Most Egregious Offenses
─Using a morally redemptive third act as an excuse to unleash a string of defenseless stereotypical epithets during the first half.
─Assuming moviegoers will give Sandler benefit of the doubt as tolerant in his personal life, making it okay to laugh when he shops for gay stuff, like Village People CDs and framed Wham! posters (which are, of course, always available in your local supermarket).
─Casting Rob Schneider (in itself worthy of demerit) as an Asian minister to reinforce the critic-proof equal-opportunism of their ultimately depth-less exploitation of prejudicial cliches. (Plus, you know you're in trouble when you're taking tricks out of the Norbit playbook.)
─Having us endure David Spade in a caricatured cameo as a bunny-suit-wearing seductress, even more odious for its potential reference to his knocking boots with Playmate Jillian Grace.
─Making us wait to see if improbably attractive gay-defense lawyer Jessica Biel will take Sandler back after he'd lied about his sexual preference, when she should be on trial for kissing a man she thought was married. And figuring we'd gloss over such philosophical quandries as long as we got to see her in wet panties.

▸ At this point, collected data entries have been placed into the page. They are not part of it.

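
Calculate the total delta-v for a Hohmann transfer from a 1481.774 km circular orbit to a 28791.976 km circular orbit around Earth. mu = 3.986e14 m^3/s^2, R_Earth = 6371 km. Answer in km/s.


r1 = 7852.7740 km = 7.852774e+06 m
r2 = 35162.9760 km = 3.5162976e+07 m
dv1 = sqrt(mu/r1)*(sqrt(2*r2/(r1+r2)) - 1) = 1985.0944 m/s
dv2 = sqrt(mu/r2)*(1 - sqrt(2*r1/(r1+r2))) = 1332.4553 m/s
total dv = |dv1| + |dv2| = 1985.0944 + 1332.4553 = 3317.5497 m/s = 3.3175 km/s

3.3175 km/s


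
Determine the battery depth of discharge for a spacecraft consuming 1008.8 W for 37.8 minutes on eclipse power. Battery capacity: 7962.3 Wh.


E_used = P * t / 60 = 1008.8 * 37.8 / 60 = 635.5440 Wh
DOD = E_used / E_total * 100 = 635.5440 / 7962.3 * 100
DOD = 7.9819 %

7.9819 %


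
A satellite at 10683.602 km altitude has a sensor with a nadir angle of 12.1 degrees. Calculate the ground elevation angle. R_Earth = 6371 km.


r = R_E + alt = 17054.6020 km
Law of sines in the satellite / Earth-center / ground-point triangle:
  sin(nadir)/R_E = sin(90 + el)/r  =>  cos(el) = (r/R_E)*sin(nadir)
cos(el) = (17054.6020 / 6371.0000) * sin(12.1 deg) = 0.5611303
el = arccos(0.5611303) = 55.8660 deg
(Earth-central angle = 90 - nadir - el = 22.0340 deg)

55.8660 degrees


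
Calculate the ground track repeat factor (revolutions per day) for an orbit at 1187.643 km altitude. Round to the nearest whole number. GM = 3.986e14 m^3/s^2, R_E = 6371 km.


r = 7.558643e+06 m
T = 2*pi*sqrt(r^3/mu) = 6539.9883 s = 108.9998 min
revs/day = 1440 / 108.9998 = 13.2110
Rounded: 13 revolutions per day

13 revolutions per day


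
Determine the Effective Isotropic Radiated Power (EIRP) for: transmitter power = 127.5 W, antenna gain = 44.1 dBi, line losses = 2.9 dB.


Pt = 127.5 W = 21.0551 dBW
EIRP = Pt_dBW + Gt - losses = 21.0551 + 44.1 - 2.9 = 62.2551 dBW

62.2551 dBW


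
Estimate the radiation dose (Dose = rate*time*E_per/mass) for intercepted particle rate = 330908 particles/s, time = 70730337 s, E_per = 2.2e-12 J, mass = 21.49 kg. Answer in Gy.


Total energy deposited = rate * time * E_per
  = 330908 * 70730337 * 2.2e-12 = 51.4915 J
Dose = E_total / mass = 51.4915 / 21.49
Dose = 2.3961 Gy

2.3961 Gy


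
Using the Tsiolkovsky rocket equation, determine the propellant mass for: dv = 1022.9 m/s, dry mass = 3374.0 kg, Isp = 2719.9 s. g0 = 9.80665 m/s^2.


ve = Isp * g0 = 2719.9 * 9.80665 = 26673.107335 m/s
mass ratio = exp(dv/ve) = exp(1022.9/26673.107335) = 1.03909432
m_prop = m_dry * (mr - 1) = 3374.0 * (1.03909432 - 1)
m_prop = 131.9042 kg

131.9042 kg


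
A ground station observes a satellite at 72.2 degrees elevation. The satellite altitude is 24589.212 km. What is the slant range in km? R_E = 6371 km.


h = 24589.212 km, el = 72.2 deg
d = -R_E*sin(el) + sqrt((R_E*sin(el))^2 + 2*R_E*h + h^2)
d = -6371.0000*sin(1.2601) + sqrt((6371.0000*0.9521294)^2 + 2*6371.0000*24589.212 + 24589.212^2)
d = 24832.8775 km

24832.8775 km


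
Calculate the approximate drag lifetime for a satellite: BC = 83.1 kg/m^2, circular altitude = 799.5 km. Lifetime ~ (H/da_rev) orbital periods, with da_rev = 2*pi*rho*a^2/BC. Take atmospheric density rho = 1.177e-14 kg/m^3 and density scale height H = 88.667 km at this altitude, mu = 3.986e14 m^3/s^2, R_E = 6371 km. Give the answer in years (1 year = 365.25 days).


a = R_E + alt = 7170.5000 km = 7.1705e+06 m
da_rev = 2*pi*rho*a^2/BC = 2*pi*1.177e-14*(7.1705e+06)^2/83.1 = 0.0457566465 m per revolution
N = H/da_rev = 88667.0000 m / 0.0457566465 m = 1.937795e+06 revolutions
P = 2*pi*sqrt(a^3/mu) = 6042.7605 s
lifetime = N*P = 1.937795e+06 * 6042.7605 = 1.1709631e+10 s = 135528.1362 days
years = 135528.1362 / 365.25 = 371.0558 years

371.0558 years


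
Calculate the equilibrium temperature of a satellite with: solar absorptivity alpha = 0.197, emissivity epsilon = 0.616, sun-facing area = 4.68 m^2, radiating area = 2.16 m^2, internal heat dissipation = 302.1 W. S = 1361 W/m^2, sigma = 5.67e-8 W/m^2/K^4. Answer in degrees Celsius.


Numerator = alpha*S*A_sun + Q_int = 0.197*1361*4.68 + 302.1 = 1556.8876 W
Denominator = eps*sigma*A_rad = 0.616*5.67e-8*2.16 = 7.5442752e-08 W/K^4
T^4 = 2.0636675e+10 K^4
T = 379.0181 K = 105.8681 C

105.8681 degrees Celsius


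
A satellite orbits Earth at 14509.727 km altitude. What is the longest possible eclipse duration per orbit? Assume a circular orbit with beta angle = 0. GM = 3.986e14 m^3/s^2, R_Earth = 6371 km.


r = 20880.7270 km
T = 500.4704 min
Eclipse fraction = arcsin(R_E/r)/pi = arcsin(6371.0000/20880.7270)/pi
= arcsin(0.3051139)/pi = 0.09869454
Eclipse duration = 0.09869454 * 500.4704 = 49.3937 min

49.3937 minutes


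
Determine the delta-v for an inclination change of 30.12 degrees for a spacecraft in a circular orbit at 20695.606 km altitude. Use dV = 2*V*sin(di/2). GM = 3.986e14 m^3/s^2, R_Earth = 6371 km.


r = 27066.6060 km = 2.7066606e+07 m
V = sqrt(mu/r) = 3837.5297 m/s
di = 30.12 deg = 0.5256932 rad
dV = 2*V*sin(di/2) = 2*3837.5297*sin(0.2628466)
dV = 1994.2139 m/s = 1.9942 km/s

1.9942 km/s


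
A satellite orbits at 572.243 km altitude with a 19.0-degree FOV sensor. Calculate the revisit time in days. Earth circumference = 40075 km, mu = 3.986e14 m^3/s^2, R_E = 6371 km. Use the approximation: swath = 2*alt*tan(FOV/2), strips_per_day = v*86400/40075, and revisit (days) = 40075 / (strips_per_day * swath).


swath = 2*572.243*tan(0.1658063) = 191.5213 km
v = sqrt(mu/r) = 7576.8286 m/s = 7.5768 km/s
strips/day = v*86400/40075 = 7.5768*86400/40075 = 16.3353
coverage/day = strips * swath = 16.3353 * 191.5213 = 3128.5615 km
revisit = 40075 / 3128.5615 = 12.8094 days

12.8094 days


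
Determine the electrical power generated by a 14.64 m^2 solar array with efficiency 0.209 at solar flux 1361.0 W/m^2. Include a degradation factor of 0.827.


P = area * eta * S * degradation
P = 14.64 * 0.209 * 1361.0 * 0.827
P = 3443.9037 W

3443.9037 W


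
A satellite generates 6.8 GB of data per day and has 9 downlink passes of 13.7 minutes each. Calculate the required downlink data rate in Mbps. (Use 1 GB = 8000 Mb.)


total contact time = 9 * 13.7 * 60 = 7398.0000 s
data = 6.8 GB = 54400.0000 Mb
rate = 54400.0000 / 7398.0000 = 7.3533 Mbps

7.3533 Mbps


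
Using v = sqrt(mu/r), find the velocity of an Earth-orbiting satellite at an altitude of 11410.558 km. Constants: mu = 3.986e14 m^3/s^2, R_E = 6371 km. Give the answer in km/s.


r = R_E + alt = 6371.0 + 11410.558 = 17781.5580 km = 1.7781558e+07 m
v = sqrt(mu/r) = sqrt(3.986e14 / 1.7781558e+07) = 4734.6049 m/s = 4.7346 km/s

4.7346 km/s


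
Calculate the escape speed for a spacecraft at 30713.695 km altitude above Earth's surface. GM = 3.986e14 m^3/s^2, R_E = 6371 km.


r = 6371.0 + 30713.695 = 37084.6950 km = 3.7084695e+07 m
v_esc = sqrt(2*mu/r) = sqrt(2*3.986e14 / 3.7084695e+07)
v_esc = 4636.4576 m/s = 4.6365 km/s

4.6365 km/s


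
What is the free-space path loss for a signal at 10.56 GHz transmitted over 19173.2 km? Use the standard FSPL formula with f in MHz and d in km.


f = 10.56 GHz = 10560.0000 MHz
d = 19173.2 km
FSPL = 32.44 + 20*log10(10560.0000) + 20*log10(19173.2)
FSPL = 32.44 + 80.4733 + 85.6539
FSPL = 198.5672 dB

198.5672 dB


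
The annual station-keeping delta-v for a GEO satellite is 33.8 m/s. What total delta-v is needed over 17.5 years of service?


dV = rate * years = 33.8 * 17.5
dV = 591.5000 m/s

591.5000 m/s


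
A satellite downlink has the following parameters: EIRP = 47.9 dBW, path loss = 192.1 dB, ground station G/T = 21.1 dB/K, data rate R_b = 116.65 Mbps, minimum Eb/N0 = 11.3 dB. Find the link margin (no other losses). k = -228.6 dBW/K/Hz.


C/N0 = EIRP - FSPL + G/T - k = 47.9 - 192.1 + 21.1 - (-228.6)
C/N0 = 105.5000 dB-Hz
R_b = 116.65 Mbps = 1.1665e+08 bps -> 10*log10(R_b) = 80.6688 dB-Hz
Eb/N0 = C/N0 - 10*log10(R_b) = 105.5000 - 80.6688 = 24.8312 dB
Margin = Eb/N0 - Eb/N0_req = 24.8312 - 11.3 = 13.5312 dB (link closes)

13.5312 dB


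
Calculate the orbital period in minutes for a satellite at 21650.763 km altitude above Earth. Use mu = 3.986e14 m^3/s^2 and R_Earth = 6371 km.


r = 28021.7630 km = 2.8021763e+07 m
T = 2*pi*sqrt(r^3/mu) = 2*pi*sqrt(2.2003226e+22 / 3.986e14)
T = 46682.5321 s = 778.0422 min

778.0422 minutes


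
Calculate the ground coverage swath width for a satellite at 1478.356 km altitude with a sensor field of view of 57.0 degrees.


FOV = 57.0 deg = 0.9948377 rad
swath = 2 * alt * tan(FOV/2) = 2 * 1478.356 * tan(0.4974188)
swath = 2 * 1478.356 * 0.5429557
swath = 1605.3636 km

1605.3636 km


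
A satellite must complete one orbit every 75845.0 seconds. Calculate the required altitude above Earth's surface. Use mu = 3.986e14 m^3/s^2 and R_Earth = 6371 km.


T = 75845.0 s
r = (mu*T^2/(4*pi^2))^(1/3) = (3.986e14 * 75845.0^2 / (4*pi^2))^(1/3)
r = 3.87267e+07 m = 38726.6999 km
alt = r - R_E = 38726.6999 - 6371 = 32355.6999 km

32355.6999 km


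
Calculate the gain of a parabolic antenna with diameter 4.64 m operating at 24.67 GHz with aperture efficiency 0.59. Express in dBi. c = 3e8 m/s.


lambda = c/f = 3e8 / 2.467e+10 = 0.01216052 m
G = eta*(pi*D/lambda)^2 = 0.59*(pi*4.64/0.01216052)^2
G = 847780.6652 (linear)
G = 10*log10(847780.6652) = 59.2828 dBi

59.2828 dBi


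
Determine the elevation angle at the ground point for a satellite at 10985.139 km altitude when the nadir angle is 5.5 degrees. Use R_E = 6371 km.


r = R_E + alt = 17356.1390 km
Law of sines in the satellite / Earth-center / ground-point triangle:
  sin(nadir)/R_E = sin(90 + el)/r  =>  cos(el) = (r/R_E)*sin(nadir)
cos(el) = (17356.1390 / 6371.0000) * sin(5.5 deg) = 0.2611069
el = arccos(0.2611069) = 74.8642 deg
(Earth-central angle = 90 - nadir - el = 9.6358 deg)

74.8642 degrees


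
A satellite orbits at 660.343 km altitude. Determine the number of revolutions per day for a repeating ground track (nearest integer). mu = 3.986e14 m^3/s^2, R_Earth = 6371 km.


r = 7.031343e+06 m
T = 2*pi*sqrt(r^3/mu) = 5867.7101 s = 97.7952 min
revs/day = 1440 / 97.7952 = 14.7247
Rounded: 15 revolutions per day

15 revolutions per day


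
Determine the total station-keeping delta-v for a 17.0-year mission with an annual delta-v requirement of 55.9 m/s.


dV = rate * years = 55.9 * 17.0
dV = 950.3000 m/s

950.3000 m/s


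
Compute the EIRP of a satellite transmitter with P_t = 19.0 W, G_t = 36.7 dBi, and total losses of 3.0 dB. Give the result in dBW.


Pt = 19.0 W = 12.7875 dBW
EIRP = Pt_dBW + Gt - losses = 12.7875 + 36.7 - 3.0 = 46.4875 dBW

46.4875 dBW


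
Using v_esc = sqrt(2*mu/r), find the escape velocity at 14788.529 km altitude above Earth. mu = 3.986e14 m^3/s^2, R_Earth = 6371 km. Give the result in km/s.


r = 6371.0 + 14788.529 = 21159.5290 km = 2.1159529e+07 m
v_esc = sqrt(2*mu/r) = sqrt(2*3.986e14 / 2.1159529e+07)
v_esc = 6138.0532 m/s = 6.1381 km/s

6.1381 km/s


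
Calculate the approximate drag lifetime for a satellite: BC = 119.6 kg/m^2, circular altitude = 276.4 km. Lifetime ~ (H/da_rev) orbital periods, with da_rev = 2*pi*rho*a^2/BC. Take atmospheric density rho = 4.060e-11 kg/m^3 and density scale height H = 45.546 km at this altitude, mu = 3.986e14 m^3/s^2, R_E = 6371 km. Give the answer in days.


a = R_E + alt = 6647.4000 km = 6.6474e+06 m
da_rev = 2*pi*rho*a^2/BC = 2*pi*4.060e-11*(6.6474e+06)^2/119.6 = 94.249347 m per revolution
N = H/da_rev = 45546.0000 m / 94.249347 m = 483.2500 revolutions
P = 2*pi*sqrt(a^3/mu) = 5393.7267 s
lifetime = N*P = 483.2500 * 5393.7267 = 2.6065186e+06 s = 30.1680 days

30.1680 days


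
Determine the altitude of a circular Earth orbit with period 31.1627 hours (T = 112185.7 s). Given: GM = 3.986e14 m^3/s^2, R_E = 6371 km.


T = 112185.7 s
r = (mu*T^2/(4*pi^2))^(1/3) = (3.986e14 * 112185.7^2 / (4*pi^2))^(1/3)
r = 5.0274858e+07 m = 50274.8582 km
alt = r - R_E = 50274.8582 - 6371 = 43903.8582 km

43903.8582 km


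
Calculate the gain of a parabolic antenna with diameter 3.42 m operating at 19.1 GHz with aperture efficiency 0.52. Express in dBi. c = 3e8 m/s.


lambda = c/f = 3e8 / 1.91e+10 = 0.01570681 m
G = eta*(pi*D/lambda)^2 = 0.52*(pi*3.42/0.01570681)^2
G = 243320.9628 (linear)
G = 10*log10(243320.9628) = 53.8618 dBi

53.8618 dBi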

─Having the climactic scene occur in a courtroom as a device to facilitate nifty moral grandstanding, rather than have the characters work out the complexities of their situation between each other.
─And finally, once again using New York as a backdrop for a tale of acceptance and duplicity, while spending 90 percent of the film depicting it as the eye of an ignorant, hateful hurricane.

Only Redeeming Quality
Ving Rhames' unexpected supporting turn as a closeted fireman. Emerging halfway through the film, the macho titan truly plays against type and brings the movie's only acting chops, lending actual humanity and humor to an otherwise contradictory and self-satisfied affair.